In the bargain, the top functionaries met early enough, did not deliberate too long, decisions were taken and resources mobilized. The nit-picking on the choice of forces and the command and control of the operation is an issue for military professionals to deliberate upon in post-operation analysis. Even I had and continue to have my reservations on various decisions but these are professional differences of opinion which must also emerge as military/security operations have hundreds of ways of accomplishment. I do appreciate the time constraints and information voids which the process underwent. It is more important to professionally undertake a surgical analysis with the events now well behind us and ensure consultative platforms to discuss and offer solutions.

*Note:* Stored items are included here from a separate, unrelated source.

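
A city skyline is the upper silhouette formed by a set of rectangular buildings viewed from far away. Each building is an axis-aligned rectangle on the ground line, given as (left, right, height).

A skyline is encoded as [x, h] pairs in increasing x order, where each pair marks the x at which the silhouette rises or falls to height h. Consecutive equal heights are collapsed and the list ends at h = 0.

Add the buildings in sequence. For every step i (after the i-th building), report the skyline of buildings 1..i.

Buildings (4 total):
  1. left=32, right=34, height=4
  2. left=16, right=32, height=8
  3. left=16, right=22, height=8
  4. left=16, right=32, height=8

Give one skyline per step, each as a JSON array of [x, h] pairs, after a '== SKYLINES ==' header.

== SKYLINES ==
[[32,4],[34,0]]
[[16,8],[32,4],[34,0]]
[[16,8],[32,4],[34,0]]
[[16,8],[32,4],[34,0]]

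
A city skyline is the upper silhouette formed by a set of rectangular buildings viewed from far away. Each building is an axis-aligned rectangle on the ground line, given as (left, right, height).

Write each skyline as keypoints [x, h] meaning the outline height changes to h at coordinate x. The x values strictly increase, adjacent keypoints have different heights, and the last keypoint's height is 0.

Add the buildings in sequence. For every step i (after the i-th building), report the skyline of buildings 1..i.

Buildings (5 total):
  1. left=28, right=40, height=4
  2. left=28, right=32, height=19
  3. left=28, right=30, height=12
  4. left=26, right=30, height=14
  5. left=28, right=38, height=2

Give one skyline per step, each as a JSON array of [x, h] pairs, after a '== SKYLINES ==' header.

== SKYLINES ==
[[28,4],[40,0]]
[[28,19],[32,4],[40,0]]
[[28,19],[32,4],[40,0]]
[[26,14],[28,19],[32,4],[40,0]]
[[26,14],[28,19],[32,4],[40,0]]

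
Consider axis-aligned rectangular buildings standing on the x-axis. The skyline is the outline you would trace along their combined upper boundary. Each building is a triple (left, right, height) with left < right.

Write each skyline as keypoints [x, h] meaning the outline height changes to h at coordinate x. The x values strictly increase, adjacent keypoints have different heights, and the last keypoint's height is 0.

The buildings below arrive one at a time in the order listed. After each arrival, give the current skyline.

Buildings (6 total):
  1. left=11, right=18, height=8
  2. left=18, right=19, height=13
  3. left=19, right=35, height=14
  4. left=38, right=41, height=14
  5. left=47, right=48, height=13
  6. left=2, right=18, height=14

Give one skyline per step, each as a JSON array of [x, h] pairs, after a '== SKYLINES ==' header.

== SKYLINES ==
[[11,8],[18,0]]
[[11,8],[18,13],[19,0]]
[[11,8],[18,13],[19,14],[35,0]]
[[11,8],[18,13],[19,14],[35,0],[38,14],[41,0]]
[[11,8],[18,13],[19,14],[35,0],[38,14],[41,0],[47,13],[48,0]]
[[2,14],[18,13],[19,14],[35,0],[38,14],[41,0],[47,13],[48,0]]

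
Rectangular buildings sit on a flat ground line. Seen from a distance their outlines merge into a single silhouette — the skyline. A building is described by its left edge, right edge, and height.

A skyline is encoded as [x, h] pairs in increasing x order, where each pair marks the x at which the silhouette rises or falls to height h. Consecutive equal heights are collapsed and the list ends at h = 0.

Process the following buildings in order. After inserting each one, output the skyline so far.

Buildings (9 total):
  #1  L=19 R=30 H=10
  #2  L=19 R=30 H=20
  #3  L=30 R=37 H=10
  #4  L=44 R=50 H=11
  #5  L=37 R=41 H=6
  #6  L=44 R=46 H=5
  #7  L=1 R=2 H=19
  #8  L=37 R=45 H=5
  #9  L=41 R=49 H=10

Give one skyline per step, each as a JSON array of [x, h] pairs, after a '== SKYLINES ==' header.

== SKYLINES ==
[[19,10],[30,0]]
[[19,20],[30,0]]
[[19,20],[30,10],[37,0]]
[[19,20],[30,10],[37,0],[44,11],[50,0]]
[[19,20],[30,10],[37,6],[41,0],[44,11],[50,0]]
[[19,20],[30,10],[37,6],[41,0],[44,11],[50,0]]
[[1,19],[2,0],[19,20],[30,10],[37,6],[41,0],[44,11],[50,0]]
[[1,19],[2,0],[19,20],[30,10],[37,6],[41,5],[44,11],[50,0]]
[[1,19],[2,0],[19,20],[30,10],[37,6],[41,10],[44,11],[50,0]]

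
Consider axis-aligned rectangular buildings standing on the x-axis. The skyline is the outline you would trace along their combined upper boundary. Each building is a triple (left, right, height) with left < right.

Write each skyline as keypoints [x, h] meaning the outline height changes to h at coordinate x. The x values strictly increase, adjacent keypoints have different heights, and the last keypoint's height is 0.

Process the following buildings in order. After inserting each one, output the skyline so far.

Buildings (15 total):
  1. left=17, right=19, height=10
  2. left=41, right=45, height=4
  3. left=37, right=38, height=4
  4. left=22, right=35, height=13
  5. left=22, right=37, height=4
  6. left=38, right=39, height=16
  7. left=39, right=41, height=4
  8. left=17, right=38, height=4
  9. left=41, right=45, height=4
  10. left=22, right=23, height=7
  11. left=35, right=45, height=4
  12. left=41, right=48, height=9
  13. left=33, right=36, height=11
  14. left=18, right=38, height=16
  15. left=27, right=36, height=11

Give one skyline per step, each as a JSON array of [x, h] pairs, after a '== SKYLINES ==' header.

== SKYLINES ==
[[17,10],[19,0]]
[[17,10],[19,0],[41,4],[45,0]]
[[17,10],[19,0],[37,4],[38,0],[41,4],[45,0]]
[[17,10],[19,0],[22,13],[35,0],[37,4],[38,0],[41,4],[45,0]]
[[17,10],[19,0],[22,13],[35,4],[38,0],[41,4],[45,0]]
[[17,10],[19,0],[22,13],[35,4],[38,16],[39,0],[41,4],[45,0]]
[[17,10],[19,0],[22,13],[35,4],[38,16],[39,4],[45,0]]
[[17,10],[19,4],[22,13],[35,4],[38,16],[39,4],[45,0]]
[[17,10],[19,4],[22,13],[35,4],[38,16],[39,4],[45,0]]
[[17,10],[19,4],[22,13],[35,4],[38,16],[39,4],[45,0]]
[[17,10],[19,4],[22,13],[35,4],[38,16],[39,4],[45,0]]
[[17,10],[19,4],[22,13],[35,4],[38,16],[39,4],[41,9],[48,0]]
[[17,10],[19,4],[22,13],[35,11],[36,4],[38,16],[39,4],[41,9],[48,0]]
[[17,10],[18,16],[39,4],[41,9],[48,0]]
[[17,10],[18,16],[39,4],[41,9],[48,0]]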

The Indian strategic and security community must put its head to this, curb turf-based opinion and offer the Government the best solutions for future contingencies which are obviously lurking around the corner.

I will be subsequently expressing an opinion on the professional aspects of the actual execution; that is in the realm of the operational and tactical domain. It must invite constructive critique on the basis of multiple experiences of many professionals. However, at the national strategic level almost three weeks after the event, it is becoming increasingly evident that some good and timely decisions were taken, resources mobilized and operations conducted to minimize potential damage. All these avoided a catastrophe which had the potential to not only breaking the talks but even taking India and Pakistan to war.